Former Olympic athletes Steve Cram, Dame Mary Peters and Wendy Sly are among the recipients of awards in the New Year Honours but reports that rugby star Jonny Wilkinson would receive a knighthood have proved groundless.
Cram, the former world champion, 1984 Olympic silver medallist and world record holder at 1,500 metres, is made a CBE in recognition of his recent work as chair of the English Institute of Sport (EIS).
Cram told Press Association Sport: "It's really fantastic to have this recognition. A large part of my journey since then has been the EIS and we have put a lot of things in place to give support to our Olympic programmes."
Peters, from Northern Ireland, won gold in the pentathlon at the 1972 Olympics and was made a Dame in 2000. She is now made a member of the Order of the Companions of Honour for services to sport and the community in Northern Ireland.
Sly, who won silver in the 3,000m at the 1984 Olympics in Los Angeles, receives an MBE for services to athletics.
Reports that Wilkinson would become 'Sir Jonny' prompted Sir Bob Kerslake, the outgoing head of the Civil Service, to say he would look into the issue of individuals being wrongly named as receiving honours.
Wilkinson, who retired from rugby this year, appeared to heighten the speculation in a message he posted on Twitter on Monday night.
He wrote: "So many more deserving amongst u who won't get recognition. To you I say thanks 4 the lessons in life. 4 the messages - u guys are incredible."
But he added on Tuesday evening: "Might not be on the NY list by the way. Congrats 2 those will be + the many who deserve 2 be. Your support still baffles the hell out of me!"
In other honours, Britain's FIFA vice-president Jim Boyce, from Northern Ireland, receives an OBE for services to football. Boyce, a former Irish Football Association president and current head of FIFA's referees' committee, steps down from the vice-presidency in May.
Boyce, who was severely injured in a Belfast car bomb in 1972, told Press Association Sport: "I would like to dedicate this honour to the people who kept football in Northern Ireland going through the many, many difficult years."
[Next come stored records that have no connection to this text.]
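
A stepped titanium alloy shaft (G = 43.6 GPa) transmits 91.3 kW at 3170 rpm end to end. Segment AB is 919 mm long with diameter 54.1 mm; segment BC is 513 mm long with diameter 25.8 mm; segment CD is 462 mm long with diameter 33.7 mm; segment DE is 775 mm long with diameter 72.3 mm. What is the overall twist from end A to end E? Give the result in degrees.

6.08°

ω = 2π·3170/60 = 332.0 rad/s, so T = P/ω = 91.3×10³ / 332.0 = 275.0 N·m.
J_AB = π(0.0541)⁴/32 = 8.41×10^-7 m⁴; J_BC = π(0.0258)⁴/32 = 4.35×10^-8 m⁴; J_CD = π(0.0337)⁴/32 = 1.27×10^-7 m⁴; J_DE = π(0.0723)⁴/32 = 2.68×10^-6 m⁴.
θ = (T/G)·Σ L_i/J_i = (275.0/43.6×10⁹)·(0.919/8.41×10^-7 + 0.513/4.35×10^-8 + 0.462/1.27×10^-7 + 0.775/2.68×10^-6) = 0.1061 rad.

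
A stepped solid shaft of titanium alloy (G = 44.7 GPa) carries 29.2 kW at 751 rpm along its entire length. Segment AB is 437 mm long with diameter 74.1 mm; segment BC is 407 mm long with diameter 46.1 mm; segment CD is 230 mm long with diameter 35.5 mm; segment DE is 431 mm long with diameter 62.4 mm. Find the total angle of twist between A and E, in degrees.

ω = 2π·751/60 = 78.64 rad/s, so T = P/ω = 29.2×10³ / 78.64 = 371.3 N·m.
J_AB = π(0.0741)⁴/32 = 2.96×10^-6 m⁴; J_BC = π(0.0461)⁴/32 = 4.43×10^-7 m⁴; J_CD = π(0.0355)⁴/32 = 1.56×10^-7 m⁴; J_DE = π(0.0624)⁴/32 = 1.49×10^-6 m⁴.
θ = (T/G)·Σ L_i/J_i = (371.3/44.7×10⁹)·(0.437/2.96×10^-6 + 0.407/4.43×10^-7 + 0.230/1.56×10^-7 + 0.431/1.49×10^-6) = 0.02351 rad.

1.35°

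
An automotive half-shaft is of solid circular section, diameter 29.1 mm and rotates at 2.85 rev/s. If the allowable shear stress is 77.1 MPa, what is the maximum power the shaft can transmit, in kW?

6.68 kW

J = πd⁴/32 = π(0.0291)⁴/32 = 7.040×10^-8 m⁴.
T_max = τ_allow·J/r = 7.71×10^7 × 7.040×10^-8 / 0.0146 = 373.0 N·m.
ω = 2π·2.85 = 17.91 rad/s, so P_max = T_max·ω = 6680 W.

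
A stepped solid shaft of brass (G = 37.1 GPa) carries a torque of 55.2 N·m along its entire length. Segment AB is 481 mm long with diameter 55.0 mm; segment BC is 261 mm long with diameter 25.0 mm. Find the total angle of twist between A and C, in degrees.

0.626°

J_AB = π(0.0550)⁴/32 = 8.98×10^-7 m⁴; J_BC = π(0.0250)⁴/32 = 3.83×10^-8 m⁴.
θ = (T/G)·Σ L_i/J_i = (55.20/37.1×10⁹)·(0.481/8.98×10^-7 + 0.261/3.83×10^-8) = 0.01092 rad.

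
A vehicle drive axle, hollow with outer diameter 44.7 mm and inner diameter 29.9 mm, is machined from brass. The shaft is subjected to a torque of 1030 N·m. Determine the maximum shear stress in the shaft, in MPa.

J = π(d_o⁴ − d_i⁴)/32 = π(0.0447⁴ − 0.0299⁴)/32 = 3.135×10^-7 m⁴.
τ_max = T·r/J = 1030 × 0.0224 / 3.135×10^-7 = 7.343×10^7 Pa.

73.4 MPa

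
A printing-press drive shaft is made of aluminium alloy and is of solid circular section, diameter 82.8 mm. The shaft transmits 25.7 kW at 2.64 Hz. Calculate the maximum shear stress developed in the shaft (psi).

ω = 2π·2.64 = 16.59 rad/s, so T = P/ω = 25.7×10³ / 16.59 = 1549 N·m.
J = πd⁴/32 = π(0.0828)⁴/32 = 4.614×10^-6 m⁴.
τ_max = T·r/J = 1549 × 0.0414 / 4.614×10^-6 = 1.390×10^7 Pa.

2020 psi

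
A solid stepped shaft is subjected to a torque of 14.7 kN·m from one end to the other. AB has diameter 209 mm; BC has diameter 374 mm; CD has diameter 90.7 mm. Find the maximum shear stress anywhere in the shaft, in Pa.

1.00e8 Pa

Under the same torque, τ_max = 16T/(πd³) is largest where d is smallest — segment CD (d = 90.7 mm).
τ_max = 16·14700/(π·(0.0907)³) = 1.003×10^8 Pa.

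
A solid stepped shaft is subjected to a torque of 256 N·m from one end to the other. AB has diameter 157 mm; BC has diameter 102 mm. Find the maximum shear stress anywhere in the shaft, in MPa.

1.23 MPa

Under the same torque, τ_max = 16T/(πd³) is largest where d is smallest — segment BC (d = 102 mm).
τ_max = 16·256.0/(π·(0.102)³) = 1.229×10^6 Pa.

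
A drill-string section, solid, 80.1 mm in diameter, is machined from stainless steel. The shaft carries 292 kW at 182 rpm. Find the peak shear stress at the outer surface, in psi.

22000 psi

ω = 2π·182/60 = 19.06 rad/s, so T = P/ω = 292×10³ / 19.06 = 15320 N·m.
J = πd⁴/32 = π(0.0801)⁴/32 = 4.041×10^-6 m⁴.
τ_max = T·r/J = 15320 × 0.0400 / 4.041×10^-6 = 1.518×10^8 Pa.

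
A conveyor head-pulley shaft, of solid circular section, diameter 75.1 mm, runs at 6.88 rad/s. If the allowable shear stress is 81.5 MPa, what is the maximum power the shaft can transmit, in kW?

46.6 kW

J = πd⁴/32 = π(0.0751)⁴/32 = 3.123×10^-6 m⁴.
T_max = τ_allow·J/r = 8.15×10^7 × 3.123×10^-6 / 0.0376 = 6778 N·m.
ω = 6.88 rad/s, so P_max = T_max·ω = 4.663×10^4 W.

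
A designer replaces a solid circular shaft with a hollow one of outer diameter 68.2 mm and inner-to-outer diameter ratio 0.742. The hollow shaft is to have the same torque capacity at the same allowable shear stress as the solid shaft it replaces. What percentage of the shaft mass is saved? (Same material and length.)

42.8 %

Equal τ_max and T ⇒ the solid shaft needs d_s³ = d_o³(1−k⁴), so d_s = 68.2·(1−0.742⁴)^(1/3) = 60.46 mm.
Area ratio A_h/A_s = d_o²(1−k²)/d_s² = (1−k²)/(1−k⁴)^(2/3) = 0.5718.
Mass saving = 1 − 0.5718 = 42.8 %.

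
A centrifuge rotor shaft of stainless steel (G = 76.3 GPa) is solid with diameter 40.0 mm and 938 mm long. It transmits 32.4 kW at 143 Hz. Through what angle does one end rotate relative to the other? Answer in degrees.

0.101°

ω = 2π·143 = 898.5 rad/s, so T = P/ω = 32.4×10³ / 898.5 = 36.06 N·m.
J = πd⁴/32 = π(0.0400)⁴/32 = 2.513×10^-7 m⁴.
θ = T·L/(G·J) = 36.06 × 0.938 / (76.3×10⁹ × 2.513×10^-7) = 1.764×10^-3 rad.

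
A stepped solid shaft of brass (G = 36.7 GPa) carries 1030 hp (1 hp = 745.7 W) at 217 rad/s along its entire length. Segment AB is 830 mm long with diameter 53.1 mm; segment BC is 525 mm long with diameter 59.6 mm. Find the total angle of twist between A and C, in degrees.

ω = 217 rad/s, so T = P/ω = 1030×745.7 / 217.0 = 3539 N·m.
J_AB = π(0.0531)⁴/32 = 7.81×10^-7 m⁴; J_BC = π(0.0596)⁴/32 = 1.24×10^-6 m⁴.
θ = (T/G)·Σ L_i/J_i = (3539/36.7×10⁹)·(0.830/7.81×10^-7 + 0.525/1.24×10^-6) = 0.1434 rad.

8.22°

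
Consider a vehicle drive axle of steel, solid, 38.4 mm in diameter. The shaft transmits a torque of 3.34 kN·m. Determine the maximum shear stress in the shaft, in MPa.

J = πd⁴/32 = π(0.0384)⁴/32 = 2.135×10^-7 m⁴.
τ_max = T·r/J = 3340 × 0.0192 / 2.135×10^-7 = 3.004×10^8 Pa.

300 MPa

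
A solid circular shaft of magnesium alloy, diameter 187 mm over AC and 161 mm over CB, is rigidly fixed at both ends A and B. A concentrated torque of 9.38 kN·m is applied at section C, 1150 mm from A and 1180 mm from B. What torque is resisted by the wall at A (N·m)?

Compatibility: T_A·a/J_AC = T_B·b/J_CB with T_A + T_B = T₀.
J_AC = 1.20×10^-4 m⁴, J_CB = 6.60×10^-5 m⁴, so T_A = T₀·(J_AC/a)/((J_AC/a)+(J_CB/b)) = 6109 N·m, T_B = 3271 N·m.

6110 N·m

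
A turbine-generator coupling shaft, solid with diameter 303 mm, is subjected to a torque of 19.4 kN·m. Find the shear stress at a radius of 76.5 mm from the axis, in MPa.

J = πd⁴/32 = π(0.303)⁴/32 = 8.275×10^-4 m⁴.
Shear stress varies linearly with radius: τ = T·r/J = 19400 × 0.0765 / 8.275×10^-4 = 1.793×10^6 Pa.

1.79 MPa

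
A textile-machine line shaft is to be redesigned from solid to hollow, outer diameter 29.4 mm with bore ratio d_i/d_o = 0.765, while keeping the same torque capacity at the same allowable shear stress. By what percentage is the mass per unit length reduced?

45.1 %

Equal τ_max and T ⇒ the solid shaft needs d_s³ = d_o³(1−k⁴), so d_s = 29.4·(1−0.765⁴)^(1/3) = 25.57 mm.
Area ratio A_h/A_s = d_o²(1−k²)/d_s² = (1−k²)/(1−k⁴)^(2/3) = 0.5485.
Mass saving = 1 − 0.5485 = 45.1 %.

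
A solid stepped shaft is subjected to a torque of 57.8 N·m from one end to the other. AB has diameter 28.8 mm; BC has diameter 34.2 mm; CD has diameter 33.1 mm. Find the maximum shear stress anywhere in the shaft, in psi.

1790 psi

Under the same torque, τ_max = 16T/(πd³) is largest where d is smallest — segment AB (d = 28.8 mm).
τ_max = 16·57.80/(π·(0.0288)³) = 1.232×10^7 Pa.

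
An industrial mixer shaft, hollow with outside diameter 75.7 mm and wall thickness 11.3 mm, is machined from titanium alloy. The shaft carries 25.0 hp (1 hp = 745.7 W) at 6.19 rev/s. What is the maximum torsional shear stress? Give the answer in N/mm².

ω = 2π·6.19 = 38.89 rad/s, so T = P/ω = 25.0×745.7 / 38.89 = 479.3 N·m.
J = π(d_o⁴ − d_i⁴)/32 = π(0.0757⁴ − 0.0531⁴)/32 = 2.443×10^-6 m⁴.
τ_max = T·r/J = 479.3 × 0.0379 / 2.443×10^-6 = 7.425×10^6 Pa.

7.43 N/mm²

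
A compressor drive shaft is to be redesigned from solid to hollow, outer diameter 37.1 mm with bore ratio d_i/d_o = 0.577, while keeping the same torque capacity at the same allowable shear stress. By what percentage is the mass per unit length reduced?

27.9 %

Equal τ_max and T ⇒ the solid shaft needs d_s³ = d_o³(1−k⁴), so d_s = 37.1·(1−0.577⁴)^(1/3) = 35.68 mm.
Area ratio A_h/A_s = d_o²(1−k²)/d_s² = (1−k²)/(1−k⁴)^(2/3) = 0.7214.
Mass saving = 1 − 0.7214 = 27.9 %.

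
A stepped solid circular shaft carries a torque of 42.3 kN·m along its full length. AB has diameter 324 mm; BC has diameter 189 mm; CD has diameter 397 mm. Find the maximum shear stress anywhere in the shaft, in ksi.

Under the same torque, τ_max = 16T/(πd³) is largest where d is smallest — segment BC (d = 189 mm).
τ_max = 16·42300/(π·(0.189)³) = 3.191×10^7 Pa.

4.63 ksi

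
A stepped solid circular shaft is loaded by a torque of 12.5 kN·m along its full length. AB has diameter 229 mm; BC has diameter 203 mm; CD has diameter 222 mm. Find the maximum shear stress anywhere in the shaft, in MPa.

7.61 MPa

Under the same torque, τ_max = 16T/(πd³) is largest where d is smallest — segment BC (d = 203 mm).
τ_max = 16·12500/(π·(0.203)³) = 7.610×10^6 Pa.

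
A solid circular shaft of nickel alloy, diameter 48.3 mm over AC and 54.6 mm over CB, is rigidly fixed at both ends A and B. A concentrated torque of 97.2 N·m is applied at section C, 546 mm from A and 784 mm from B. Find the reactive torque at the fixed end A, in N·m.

Compatibility: T_A·a/J_AC = T_B·b/J_CB with T_A + T_B = T₀.
J_AC = 5.34×10^-7 m⁴, J_CB = 8.73×10^-7 m⁴, so T_A = T₀·(J_AC/a)/((J_AC/a)+(J_CB/b)) = 45.48 N·m, T_B = 51.72 N·m.

45.5 N·m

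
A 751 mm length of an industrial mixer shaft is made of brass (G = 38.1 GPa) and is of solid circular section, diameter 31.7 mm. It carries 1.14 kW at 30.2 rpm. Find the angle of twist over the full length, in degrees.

4.11°

ω = 2π·30.2/60 = 3.163 rad/s, so T = P/ω = 1.14×10³ / 3.163 = 360.5 N·m.
J = πd⁴/32 = π(0.0317)⁴/32 = 9.914×10^-8 m⁴.
θ = T·L/(G·J) = 360.5 × 0.751 / (38.1×10⁹ × 9.914×10^-8) = 0.07167 rad.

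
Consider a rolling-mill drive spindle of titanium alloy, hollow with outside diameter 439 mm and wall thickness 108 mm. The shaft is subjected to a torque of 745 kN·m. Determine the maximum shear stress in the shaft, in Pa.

J = π(d_o⁴ − d_i⁴)/32 = π(0.439⁴ − 0.223⁴)/32 = 3.404×10^-3 m⁴.
τ_max = T·r/J = 745000 × 0.220 / 3.404×10^-3 = 4.805×10^7 Pa.

4.80e7 Pa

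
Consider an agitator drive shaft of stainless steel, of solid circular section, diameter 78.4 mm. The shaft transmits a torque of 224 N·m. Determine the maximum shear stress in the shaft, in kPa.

J = πd⁴/32 = π(0.0784)⁴/32 = 3.709×10^-6 m⁴.
τ_max = T·r/J = 224.0 × 0.0392 / 3.709×10^-6 = 2.367×10^6 Pa.

2370 kPa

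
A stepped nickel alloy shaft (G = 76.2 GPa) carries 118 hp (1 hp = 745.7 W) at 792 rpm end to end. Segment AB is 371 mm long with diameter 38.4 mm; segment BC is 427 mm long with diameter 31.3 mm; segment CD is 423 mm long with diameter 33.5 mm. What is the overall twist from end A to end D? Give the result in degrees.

7.73°

ω = 2π·792/60 = 82.94 rad/s, so T = P/ω = 118×745.7 / 82.94 = 1061 N·m.
J_AB = π(0.0384)⁴/32 = 2.13×10^-7 m⁴; J_BC = π(0.0313)⁴/32 = 9.42×10^-8 m⁴; J_CD = π(0.0335)⁴/32 = 1.24×10^-7 m⁴.
θ = (T/G)·Σ L_i/J_i = (1061/76.2×10⁹)·(0.371/2.13×10^-7 + 0.427/9.42×10^-8 + 0.423/1.24×10^-7) = 0.1349 rad.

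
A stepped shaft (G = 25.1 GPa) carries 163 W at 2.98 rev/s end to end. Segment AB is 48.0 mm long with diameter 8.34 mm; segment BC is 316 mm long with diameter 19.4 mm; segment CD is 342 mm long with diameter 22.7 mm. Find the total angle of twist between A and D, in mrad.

ω = 2π·2.98 = 18.72 rad/s, so T = P/ω = 163 / 18.72 = 8.705 N·m.
J_AB = π(0.00834)⁴/32 = 4.75×10^-10 m⁴; J_BC = π(0.0194)⁴/32 = 1.39×10^-8 m⁴; J_CD = π(0.0227)⁴/32 = 2.61×10^-8 m⁴.
θ = (T/G)·Σ L_i/J_i = (8.705/25.1×10⁹)·(0.0480/4.75×10^-10 + 0.316/1.39×10^-8 + 0.342/2.61×10^-8) = 0.04748 rad.

47.5 mrad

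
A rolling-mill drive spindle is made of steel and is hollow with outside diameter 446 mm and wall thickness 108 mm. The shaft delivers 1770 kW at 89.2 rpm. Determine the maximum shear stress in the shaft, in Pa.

ω = 2π·89.2/60 = 9.341 rad/s, so T = P/ω = 1770×10³ / 9.341 = 189500 N·m.
J = π(d_o⁴ − d_i⁴)/32 = π(0.446⁴ − 0.230⁴)/32 = 3.610×10^-3 m⁴.
τ_max = T·r/J = 189500 × 0.223 / 3.610×10^-3 = 1.171×10^7 Pa.

1.17e7 Pa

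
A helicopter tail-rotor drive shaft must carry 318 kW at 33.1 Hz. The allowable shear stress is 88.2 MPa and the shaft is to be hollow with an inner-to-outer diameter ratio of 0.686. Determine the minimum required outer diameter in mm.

ω = 2π·33.1 = 208.0 rad/s, so T = P/ω = 318×10³ / 208.0 = 1529 N·m.
For a hollow shaft with d_i/d_o = 0.686: τ_max = 16T/(π d_o³ (1−k⁴)), so d_o = [16T/(π τ_allow (1−k⁴))]^(1/3) = [16·1529/(π·8.82×10^7·0.7785)]^(1/3) = 0.04840 m.

48.4 mm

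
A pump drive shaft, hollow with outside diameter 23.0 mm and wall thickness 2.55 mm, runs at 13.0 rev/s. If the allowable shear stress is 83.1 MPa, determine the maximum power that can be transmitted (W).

10300 W

J = π(d_o⁴ − d_i⁴)/32 = π(0.0230⁴ − 0.0179⁴)/32 = 1.739×10^-8 m⁴.
T_max = τ_allow·J/r = 8.31×10^7 × 1.739×10^-8 / 0.0115 = 125.7 N·m.
ω = 2π·13.0 = 81.68 rad/s, so P_max = T_max·ω = 1.027×10^4 W.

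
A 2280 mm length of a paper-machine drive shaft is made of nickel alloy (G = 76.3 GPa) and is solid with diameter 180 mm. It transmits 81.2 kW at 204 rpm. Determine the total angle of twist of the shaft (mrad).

ω = 2π·204/60 = 21.36 rad/s, so T = P/ω = 81.2×10³ / 21.36 = 3801 N·m.
J = πd⁴/32 = π(0.180)⁴/32 = 1.031×10^-4 m⁴.
θ = T·L/(G·J) = 3801 × 2.28 / (76.3×10⁹ × 1.031×10^-4) = 1.102×10^-3 rad.

1.10 mrad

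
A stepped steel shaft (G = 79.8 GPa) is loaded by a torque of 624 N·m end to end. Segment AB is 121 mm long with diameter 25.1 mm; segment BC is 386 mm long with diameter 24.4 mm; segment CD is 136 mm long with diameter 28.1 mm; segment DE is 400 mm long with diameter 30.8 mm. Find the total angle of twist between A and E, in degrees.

9.38°

J_AB = π(0.0251)⁴/32 = 3.90×10^-8 m⁴; J_BC = π(0.0244)⁴/32 = 3.48×10^-8 m⁴; J_CD = π(0.0281)⁴/32 = 6.12×10^-8 m⁴; J_DE = π(0.0308)⁴/32 = 8.83×10^-8 m⁴.
θ = (T/G)·Σ L_i/J_i = (624.0/79.8×10⁹)·(0.121/3.90×10^-8 + 0.386/3.48×10^-8 + 0.136/6.12×10^-8 + 0.400/8.83×10^-8) = 0.1638 rad.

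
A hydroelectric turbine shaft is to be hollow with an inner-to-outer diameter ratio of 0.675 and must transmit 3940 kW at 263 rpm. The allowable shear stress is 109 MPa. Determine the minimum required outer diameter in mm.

ω = 2π·263/60 = 27.54 rad/s, so T = P/ω = 3940×10³ / 27.54 = 143100 N·m.
For a hollow shaft with d_i/d_o = 0.675: τ_max = 16T/(π d_o³ (1−k⁴)), so d_o = [16T/(π τ_allow (1−k⁴))]^(1/3) = [16·143100/(π·1.09×10^8·0.7924)]^(1/3) = 0.2036 m.

204 mm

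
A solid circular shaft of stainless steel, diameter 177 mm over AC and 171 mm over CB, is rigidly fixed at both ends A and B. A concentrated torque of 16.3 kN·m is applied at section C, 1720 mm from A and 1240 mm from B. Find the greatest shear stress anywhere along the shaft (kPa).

Compatibility: T_A·a/J_AC = T_B·b/J_CB with T_A + T_B = T₀.
J_AC = 9.64×10^-5 m⁴, J_CB = 8.39×10^-5 m⁴, so T_A = T₀·(J_AC/a)/((J_AC/a)+(J_CB/b)) = 7381 N·m, T_B = 8919 N·m.
τ in each portion: τ_AC = 6.78×10^6 Pa, τ_CB = 9.08×10^6 Pa; maximum is in CB.
τ_max = T_CB·r/J = 8919·0.0855/8.39×10^-5 = 9.084×10^6 Pa.

9080 kPa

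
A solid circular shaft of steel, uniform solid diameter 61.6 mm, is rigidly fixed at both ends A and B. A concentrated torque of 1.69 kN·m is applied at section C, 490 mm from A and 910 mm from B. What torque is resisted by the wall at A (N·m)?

1100 N·m

With uniform GJ and both ends fixed, compatibility θ_AC = θ_CB gives T_A·a = T_B·b, together with T_A + T_B = T₀.
T_A = T₀·b/(a+b) = 1690·910/1400 = 1098 N·m; T_B = 591.5 N·m.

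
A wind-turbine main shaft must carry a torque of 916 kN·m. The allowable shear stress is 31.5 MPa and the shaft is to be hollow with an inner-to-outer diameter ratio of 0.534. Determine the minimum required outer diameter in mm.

For a hollow shaft with d_i/d_o = 0.534: τ_max = 16T/(π d_o³ (1−k⁴)), so d_o = [16T/(π τ_allow (1−k⁴))]^(1/3) = [16·916000/(π·3.15×10^7·0.9187)]^(1/3) = 0.5442 m.

544 mm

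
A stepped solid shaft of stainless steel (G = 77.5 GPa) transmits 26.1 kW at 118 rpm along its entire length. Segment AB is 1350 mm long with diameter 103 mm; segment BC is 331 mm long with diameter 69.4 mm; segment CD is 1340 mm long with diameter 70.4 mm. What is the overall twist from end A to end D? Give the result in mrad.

ω = 2π·118/60 = 12.36 rad/s, so T = P/ω = 26.1×10³ / 12.36 = 2112 N·m.
J_AB = π(0.103)⁴/32 = 1.10×10^-5 m⁴; J_BC = π(0.0694)⁴/32 = 2.28×10^-6 m⁴; J_CD = π(0.0704)⁴/32 = 2.41×10^-6 m⁴.
θ = (T/G)·Σ L_i/J_i = (2112/77.5×10⁹)·(1.35/1.10×10^-5 + 0.331/2.28×10^-6 + 1.34/2.41×10^-6) = 0.02243 rad.

22.4 mrad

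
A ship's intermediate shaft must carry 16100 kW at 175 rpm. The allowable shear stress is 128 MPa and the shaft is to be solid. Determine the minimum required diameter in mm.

ω = 2π·175/60 = 18.33 rad/s, so T = P/ω = 16100×10³ / 18.33 = 878500 N·m.
For a solid shaft τ_max = 16T/(πd³), so d = (16T/(π τ_allow))^(1/3) = (16·878500/(π·1.28×10^8))^(1/3) = 0.3270 m.

327 mm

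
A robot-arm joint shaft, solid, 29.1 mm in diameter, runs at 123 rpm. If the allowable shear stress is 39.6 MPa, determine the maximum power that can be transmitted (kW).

2.47 kW

J = πd⁴/32 = π(0.0291)⁴/32 = 7.040×10^-8 m⁴.
T_max = τ_allow·J/r = 3.96×10^7 × 7.040×10^-8 / 0.0146 = 191.6 N·m.
ω = 2π·123/60 = 12.88 rad/s, so P_max = T_max·ω = 2468 W.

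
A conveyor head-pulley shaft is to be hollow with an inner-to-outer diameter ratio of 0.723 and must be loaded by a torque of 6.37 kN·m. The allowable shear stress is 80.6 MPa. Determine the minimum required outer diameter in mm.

For a hollow shaft with d_i/d_o = 0.723: τ_max = 16T/(π d_o³ (1−k⁴)), so d_o = [16T/(π τ_allow (1−k⁴))]^(1/3) = [16·6370/(π·8.06×10^7·0.7268)]^(1/3) = 0.08212 m.

82.1 mm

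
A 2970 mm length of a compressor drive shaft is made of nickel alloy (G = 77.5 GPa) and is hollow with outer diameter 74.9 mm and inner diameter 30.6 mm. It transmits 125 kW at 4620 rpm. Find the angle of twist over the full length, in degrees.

0.189°

ω = 2π·4620/60 = 483.8 rad/s, so T = P/ω = 125×10³ / 483.8 = 258.4 N·m.
J = π(d_o⁴ − d_i⁴)/32 = π(0.0749⁴ − 0.0306⁴)/32 = 3.004×10^-6 m⁴.
θ = T·L/(G·J) = 258.4 × 2.97 / (77.5×10⁹ × 3.004×10^-6) = 3.296×10^-3 rad.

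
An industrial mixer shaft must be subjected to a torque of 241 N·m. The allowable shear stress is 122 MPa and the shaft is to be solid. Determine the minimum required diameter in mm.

For a solid shaft τ_max = 16T/(πd³), so d = (16T/(π τ_allow))^(1/3) = (16·241.0/(π·1.22×10^8))^(1/3) = 0.02159 m.

21.6 mm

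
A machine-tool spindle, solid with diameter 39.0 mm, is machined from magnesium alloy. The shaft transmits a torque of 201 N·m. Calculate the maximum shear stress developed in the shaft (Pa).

J = πd⁴/32 = π(0.0390)⁴/32 = 2.271×10^-7 m⁴.
τ_max = T·r/J = 201.0 × 0.0195 / 2.271×10^-7 = 1.726×10^7 Pa.

1.73e7 Pa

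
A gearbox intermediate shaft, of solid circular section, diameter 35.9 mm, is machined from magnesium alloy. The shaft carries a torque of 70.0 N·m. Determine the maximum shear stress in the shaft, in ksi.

1.12 ksi

J = πd⁴/32 = π(0.0359)⁴/32 = 1.631×10^-7 m⁴.
τ_max = T·r/J = 70.00 × 0.0180 / 1.631×10^-7 = 7.705×10^6 Pa.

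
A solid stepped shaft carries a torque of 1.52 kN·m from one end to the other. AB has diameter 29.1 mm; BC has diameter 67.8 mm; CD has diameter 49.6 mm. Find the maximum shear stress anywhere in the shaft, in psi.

Under the same torque, τ_max = 16T/(πd³) is largest where d is smallest — segment AB (d = 29.1 mm).
τ_max = 16·1520/(π·(0.0291)³) = 3.141×10^8 Pa.

45600 psi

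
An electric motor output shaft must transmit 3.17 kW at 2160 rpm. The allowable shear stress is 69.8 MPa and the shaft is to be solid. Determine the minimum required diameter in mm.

ω = 2π·2160/60 = 226.2 rad/s, so T = P/ω = 3.17×10³ / 226.2 = 14.01 N·m.
For a solid shaft τ_max = 16T/(πd³), so d = (16T/(π τ_allow))^(1/3) = (16·14.01/(π·6.98×10^7))^(1/3) = 0.01007 m.

10.1 mm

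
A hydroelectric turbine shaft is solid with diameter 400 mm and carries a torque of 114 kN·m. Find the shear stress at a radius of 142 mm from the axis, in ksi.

J = πd⁴/32 = π(0.400)⁴/32 = 2.513×10^-3 m⁴.
Shear stress varies linearly with radius: τ = T·r/J = 114000 × 0.142 / 2.513×10^-3 = 6.441×10^6 Pa.

0.934 ksi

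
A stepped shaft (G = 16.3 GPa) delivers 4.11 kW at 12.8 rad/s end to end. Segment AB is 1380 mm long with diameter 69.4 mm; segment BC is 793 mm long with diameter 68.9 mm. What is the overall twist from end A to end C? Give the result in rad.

0.0190 rad

ω = 12.8 rad/s, so T = P/ω = 4.11×10³ / 12.80 = 321.1 N·m.
J_AB = π(0.0694)⁴/32 = 2.28×10^-6 m⁴; J_BC = π(0.0689)⁴/32 = 2.21×10^-6 m⁴.
θ = (T/G)·Σ L_i/J_i = (321.1/16.3×10⁹)·(1.38/2.28×10^-6 + 0.793/2.21×10^-6) = 0.01900 rad.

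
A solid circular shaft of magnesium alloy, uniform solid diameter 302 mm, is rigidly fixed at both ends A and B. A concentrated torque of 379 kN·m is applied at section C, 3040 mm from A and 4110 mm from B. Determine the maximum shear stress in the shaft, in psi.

With uniform GJ and both ends fixed, compatibility θ_AC = θ_CB gives T_A·a = T_B·b, together with T_A + T_B = T₀.
T_A = T₀·b/(a+b) = 379000·4110/7150 = 217900 N·m; T_B = 161100 N·m.
τ in each portion: τ_AC = 4.03×10^7 Pa, τ_CB = 2.98×10^7 Pa; maximum is in AC.
τ_max = T_AC·r/J = 217900·0.151/8.17×10^-4 = 4.028×10^7 Pa.

5840 psi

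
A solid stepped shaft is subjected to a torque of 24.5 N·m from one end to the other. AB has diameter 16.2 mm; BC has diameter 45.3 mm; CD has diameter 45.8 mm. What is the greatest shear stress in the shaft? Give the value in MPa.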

Brendan Batson, the former West Brom defender who was one of the pioneers for black footballers in the 1970s also receives an OBE for services to football. Batson, previously an MBE, worked for the Professional Footballers' Association and more recently has been an adviser to the FA on equality and football development.
Batson told Press Association Sport: "When we look at the way things have evolved over the years as a whole I am very pleased with the development of black players but there is still a long way to go to address the lack of representation in coaching, management and governance."
There is an MBE for Crewe's long-serving chairman John Bowler, who took over in 1987 and helped make the club into a fertile developing ground for young talent.
Linvoy Primus, the former Portsmouth defender, receives an MBE for services to football and charity.
Two of the England women's rugby team who beat Canada to win the World Cup in August receive honours. Vice-captain and number eight Sarah Hunter, and prop Rochelle Clark - who is England's second-most-capped player with 95 appearances - both receive MBEs.
Hunter, who also captained England during the Six Nations championships, said: "It's a massive honour to be recognised in this way. As a team we have enjoyed incredible success and I'm so proud to be a part of that."
Clark added: "If you had asked me in 2003 - when I got my first cap - if I would become a world champion and receive an MBE I wouldn't have believed it, but 11 years on it's all happened at once."
Paul Murphy, a past chairman and president of the Rugby Football Union, receives the British Empire Medal.
David Collier, who stepped down as chief executive of the England and Wales Cricket Board last summer after a successful 10-year spell, receives an OBE.
Boxer Paddy Barnes, twice an Olympic bronze medallist who won gold medals for Northern Ireland at the 2010 and 2014 Commonwealth Games, receives an MBE.
There is also an MBE in the diplomatic and overseas list for Mark Wood, who lives in Canada but works as coach for the British skeleton team which has achieved gold medals at the last two minutes.
Kate Richardson-Walsh, the much-decorated captain of the England and Great Britain hockey teams, also receives an MBE. She broke her jaw in the opening match of the London Olympics but after missing two matches returned to inspire the team to the bronze medal.
Edward Gillespie, who was managing director at Cheltenham for 32 years and helped turn the Cheltenham Festival into one of the highlights of the sporting year, is awarded an OBE for services to horse racing.